Die meisten Berliner wohnen außerhalb des Rings. Zwei rbb|24-Reporter:innen sprechen dort Leute am Späti an und fragen, was sie umtreibt. Heute: ein Student, der den Umgang der deutschen Öffentlichkeit mit dem Nahost-Konflikt kritisiert.

rbb|24 will mit den Gesprächsprotokollen, die "Am Späti" entstanden sind, Einblicke in verschiedene Gedankenwelten geben und Sichtweisen dokumentieren, ohne diese zu bewerten oder einzuordnen. Sie geben die Meinungen der Gesprächspartner wieder.

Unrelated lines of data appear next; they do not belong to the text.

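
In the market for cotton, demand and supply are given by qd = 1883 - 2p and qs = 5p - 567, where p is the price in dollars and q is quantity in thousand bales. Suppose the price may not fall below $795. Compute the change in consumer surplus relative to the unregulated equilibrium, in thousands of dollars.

-328410

Without the control the market clears where 1883 - 2p = 5p - 567, i.e. p* = 350 and q* = 1183.
The floor of 795 is above the equilibrium price 350, so it binds.
At p = 795: qd = 1883 - 2·795 = 293 and qs = 5·795 - 567 = 3408.
Consumer surplus without the control is ½ · (941.5 - 350) · 1183 = 349872.25.
With the floor, consumers buy 293 units at 795, so CS = ½ · (941.5 - 795) · 293 = 21462.25.
Change in consumer surplus = 21462.25 - 349872.25 = -328410.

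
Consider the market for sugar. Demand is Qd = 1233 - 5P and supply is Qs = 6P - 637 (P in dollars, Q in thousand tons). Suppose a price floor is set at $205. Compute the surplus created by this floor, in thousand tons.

385

Equilibrium: 1233 - 5P = 6P - 637, so 1870 = 11P and P* = 170, Q* = 383.
Because the floor (205) lies above the market-clearing price, it is binding.
At P = 205: Qd = 1233 - 5·205 = 208 and Qs = 6·205 - 637 = 593.
Surplus = Qs - Qd = 593 - 208 = 385.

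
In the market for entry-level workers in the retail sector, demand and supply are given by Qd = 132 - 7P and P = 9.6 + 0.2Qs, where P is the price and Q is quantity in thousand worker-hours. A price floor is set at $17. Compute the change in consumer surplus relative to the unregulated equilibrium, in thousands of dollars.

-40

Rearranging supply gives Qs = 5P - 48. Without the control the market clears where 132 - 7P = 5P - 48, i.e. P* = 15 and Q* = 27.
Because the floor (17) lies above the market-clearing price, it is binding.
At P = 17: Qd = 132 - 7·17 = 13 and Qs = 5·17 - 48 = 37.
Consumer surplus without the control is ½ · (132/7 - 15) · 27 = 729/14.
With the floor, consumers buy 13 units at 17, so CS = ½ · (132/7 - 17) · 13 = 169/14.
Change in consumer surplus = 169/14 - 729/14 = -40.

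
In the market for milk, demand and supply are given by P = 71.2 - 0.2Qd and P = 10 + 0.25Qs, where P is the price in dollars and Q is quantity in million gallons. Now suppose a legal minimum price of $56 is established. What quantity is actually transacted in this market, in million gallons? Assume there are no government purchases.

Rearranging demand gives Qd = 356 - 5P; rearranging supply gives Qs = 4P - 40. Equilibrium: 356 - 5P = 4P - 40, so 396 = 9P and P* = 44, Q* = 136.
The floor of 56 is above the equilibrium price 44, so it binds.
At P = 56: Qd = 356 - 5·56 = 76 and Qs = 4·56 - 40 = 184.
The quantity actually transacted is the short side, demand: 76.

76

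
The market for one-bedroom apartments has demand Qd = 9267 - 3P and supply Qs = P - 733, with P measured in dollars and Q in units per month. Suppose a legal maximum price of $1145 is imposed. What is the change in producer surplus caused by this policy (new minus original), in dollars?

Setting quantity demanded equal to quantity supplied, 9267 - 3P = P - 733, gives P* = 2500 and Q* = 1767.
Because the ceiling (1145) lies below the market-clearing price, it is binding.
At P = 1145: Qd = 9267 - 3·1145 = 5832 and Qs = 1145 - 733 = 412.
Producer surplus without the control is ½ · (2500 - 733) · 1767 = 1561144.5.
With the ceiling, producers sell 412 units at 1145, so PS = ½ · (1145 - 733) · 412 = 84872.
Change in producer surplus = 84872 - 1561144.5 = -1476272.5.

-1476272.5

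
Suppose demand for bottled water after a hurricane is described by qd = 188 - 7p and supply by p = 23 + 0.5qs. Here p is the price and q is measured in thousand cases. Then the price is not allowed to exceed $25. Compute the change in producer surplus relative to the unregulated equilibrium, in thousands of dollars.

-5

Rearranging supply gives qs = 2p - 46. In a free market, 188 - 7p = 2p - 46 gives the equilibrium p* = 26, q* = 6.
Since 25 < 26, the ceiling is binding.
At p = 25: qd = 188 - 7·25 = 13 and qs = 2·25 - 46 = 4.
Producer surplus without the control is ½ · (26 - 23) · 6 = 9.
With the ceiling, producers sell 4 units at 25, so PS = ½ · (25 - 23) · 4 = 4.
Change in producer surplus = 4 - 9 = -5.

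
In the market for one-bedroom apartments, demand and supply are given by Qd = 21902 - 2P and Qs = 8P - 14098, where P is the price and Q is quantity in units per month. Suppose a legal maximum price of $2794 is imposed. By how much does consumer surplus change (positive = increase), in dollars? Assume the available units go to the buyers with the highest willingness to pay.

Setting quantity demanded equal to quantity supplied, 21902 - 2P = 8P - 14098, gives P* = 3600 and Q* = 14702.
Because the ceiling (2794) lies below the market-clearing price, it is binding.
At P = 2794: Qd = 21902 - 2·2794 = 16314 and Qs = 8·2794 - 14098 = 8254.
Consumer surplus without the control is ½ · (10951 - 3600) · 14702 = 54037201.
With the ceiling, 8254 units are sold at 2794 (assume they go to the highest-value buyers). The demand price at Q = 8254 is 6824, so CS = ½ · [(10951 - 2794) + (6824 - 2794)] · 8254 = 50295749.
Change in consumer surplus = 50295749 - 54037201 = -3741452.

-3741452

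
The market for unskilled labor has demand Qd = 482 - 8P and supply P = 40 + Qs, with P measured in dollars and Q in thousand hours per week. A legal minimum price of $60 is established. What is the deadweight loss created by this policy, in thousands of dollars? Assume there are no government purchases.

144

Rearranging supply gives Qs = P - 40. Equilibrium: 482 - 8P = P - 40, so 522 = 9P and P* = 58, Q* = 18.
Because the floor (60) lies above the market-clearing price, it is binding.
At P = 60: Qd = 482 - 8·60 = 2 and Qs = 60 - 40 = 20.
Quantity traded falls to 2. At Q = 2 the demand price is (482 - 2)/8 = 60 and the supply price is 40 + 2 = 42.
Deadweight loss = ½ · (60 - 42) · (18 - 2) = ½ · 18 · 16 = 144.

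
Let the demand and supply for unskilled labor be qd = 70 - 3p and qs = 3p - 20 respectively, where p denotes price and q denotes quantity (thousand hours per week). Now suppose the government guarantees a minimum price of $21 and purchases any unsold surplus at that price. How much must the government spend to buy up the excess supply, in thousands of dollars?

756

In a free market, 70 - 3p = 3p - 20 gives the equilibrium p* = 15, q* = 25.
Since 21 > 15, the floor is binding.
At p = 21: qd = 70 - 3·21 = 7 and qs = 3·21 - 20 = 43.
Surplus = qs - qd = 36.
Government expenditure = surplus × support price = 36 × 21 = 756.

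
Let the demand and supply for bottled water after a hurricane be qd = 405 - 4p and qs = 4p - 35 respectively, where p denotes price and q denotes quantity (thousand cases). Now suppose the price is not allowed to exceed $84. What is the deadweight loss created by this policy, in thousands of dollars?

Without the control the market clears where 405 - 4p = 4p - 35, i.e. p* = 55 and q* = 185.
The ceiling of 84 is above the equilibrium price 55, so it is not binding; the market clears at p* = 55, q* = 185.
Since the control does not bind, no trades are prevented and deadweight loss is zero.

0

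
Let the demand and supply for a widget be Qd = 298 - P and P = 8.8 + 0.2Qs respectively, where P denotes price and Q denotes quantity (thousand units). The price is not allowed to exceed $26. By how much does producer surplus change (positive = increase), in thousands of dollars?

Rearranging supply gives Qs = 5P - 44. Without the control the market clears where 298 - P = 5P - 44, i.e. P* = 57 and Q* = 241.
Because the ceiling (26) lies below the market-clearing price, it is binding.
At P = 26: Qd = 298 - 26 = 272 and Qs = 5·26 - 44 = 86.
Producer surplus without the control is ½ · (57 - 8.8) · 241 = 5808.1.
With the ceiling, producers sell 86 units at 26, so PS = ½ · (26 - 8.8) · 86 = 739.6.
Change in producer surplus = 739.6 - 5808.1 = -5068.5.

-5068.5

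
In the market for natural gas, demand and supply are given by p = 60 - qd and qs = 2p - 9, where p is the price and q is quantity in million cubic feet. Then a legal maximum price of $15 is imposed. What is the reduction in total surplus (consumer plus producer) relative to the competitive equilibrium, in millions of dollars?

Rearranging demand gives qd = 60 - p. Without the control the market clears where 60 - p = 2p - 9, i.e. p* = 23 and q* = 37.
Since 15 < 23, the ceiling is binding.
At p = 15: qd = 60 - 15 = 45 and qs = 2·15 - 9 = 21.
Quantity traded falls to 21. At q = 21 the demand price is 60 - 21 = 39 and the supply price is (9 + 21)/2 = 15.
Deadweight loss = ½ · (39 - 15) · (37 - 21) = ½ · 24 · 16 = 192.

192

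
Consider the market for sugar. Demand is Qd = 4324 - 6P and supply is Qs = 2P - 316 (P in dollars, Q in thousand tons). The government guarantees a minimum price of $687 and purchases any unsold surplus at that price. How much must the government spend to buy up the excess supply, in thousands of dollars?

588072

Setting quantity demanded equal to quantity supplied, 4324 - 6P = 2P - 316, gives P* = 580 and Q* = 844.
The floor of 687 is above the equilibrium price 580, so it binds.
At P = 687: Qd = 4324 - 6·687 = 202 and Qs = 2·687 - 316 = 1058.
Surplus = Qs - Qd = 856.
Government expenditure = surplus × support price = 856 × 687 = 588072.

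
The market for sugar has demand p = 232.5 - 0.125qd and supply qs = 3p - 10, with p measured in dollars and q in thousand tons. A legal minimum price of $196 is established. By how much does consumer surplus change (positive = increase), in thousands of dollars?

Rearranging demand gives qd = 1860 - 8p. Without the control the market clears where 1860 - 8p = 3p - 10, i.e. p* = 170 and q* = 500.
The floor of 196 is above the equilibrium price 170, so it binds.
At p = 196: qd = 1860 - 8·196 = 292 and qs = 3·196 - 10 = 578.
Consumer surplus without the control is ½ · (232.5 - 170) · 500 = 15625.
With the floor, consumers buy 292 units at 196, so CS = ½ · (232.5 - 196) · 292 = 5329.
Change in consumer surplus = 5329 - 15625 = -10296.

-10296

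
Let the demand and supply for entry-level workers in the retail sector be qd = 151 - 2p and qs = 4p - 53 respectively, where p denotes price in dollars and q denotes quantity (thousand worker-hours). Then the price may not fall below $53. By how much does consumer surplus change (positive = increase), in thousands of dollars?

Equilibrium: 151 - 2p = 4p - 53, so 204 = 6p and p* = 34, q* = 83.
The floor of 53 is above the equilibrium price 34, so it binds.
At p = 53: qd = 151 - 2·53 = 45 and qs = 4·53 - 53 = 159.
Consumer surplus without the control is ½ · (75.5 - 34) · 83 = 1722.25.
With the floor, consumers buy 45 units at 53, so CS = ½ · (75.5 - 53) · 45 = 506.25.
Change in consumer surplus = 506.25 - 1722.25 = -1216.

-1216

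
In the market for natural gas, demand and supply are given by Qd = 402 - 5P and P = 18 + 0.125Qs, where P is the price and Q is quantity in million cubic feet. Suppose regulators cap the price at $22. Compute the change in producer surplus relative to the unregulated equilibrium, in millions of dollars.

Rearranging supply gives Qs = 8P - 144. Equilibrium: 402 - 5P = 8P - 144, so 546 = 13P and P* = 42, Q* = 192.
Because the ceiling (22) lies below the market-clearing price, it is binding.
At P = 22: Qd = 402 - 5·22 = 292 and Qs = 8·22 - 144 = 32.
Producer surplus without the control is ½ · (42 - 18) · 192 = 2304.
With the ceiling, producers sell 32 units at 22, so PS = ½ · (22 - 18) · 32 = 64.
Change in producer surplus = 64 - 2304 = -2240.

-2240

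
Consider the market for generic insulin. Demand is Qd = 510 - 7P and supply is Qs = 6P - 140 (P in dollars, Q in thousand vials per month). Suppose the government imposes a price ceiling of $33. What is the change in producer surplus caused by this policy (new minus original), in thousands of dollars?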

Wer: Student der visuellen Kommunikation in Weißensee
Alter: 29 Jahre
Uhrzeit: 10:45 Uhr
Gekauft: eine Packung Kaugummis und Bananen
Woher: von seiner Freundin in Britz
Wohin: in die Werkstatt an der Hochschule
Späti: ein Späti in einer Seitenstraße in Berlin-Weißensee, zwei Bänke laden zum Verweilen ein.

 

Ich arbeite heute an meiner Zeichnung, die dann gedruckt wird. Lithographie. Das ist eine recht alte Drucktechnik – Steindruck. Ich bin schon etwas länger an der Uni und bevor ich bald den Abschluss mache, wollte ich unbedingt noch die Werkstätten austesten. Das ist also eine der ersten Drucktechniken, die ich ausprobieren will.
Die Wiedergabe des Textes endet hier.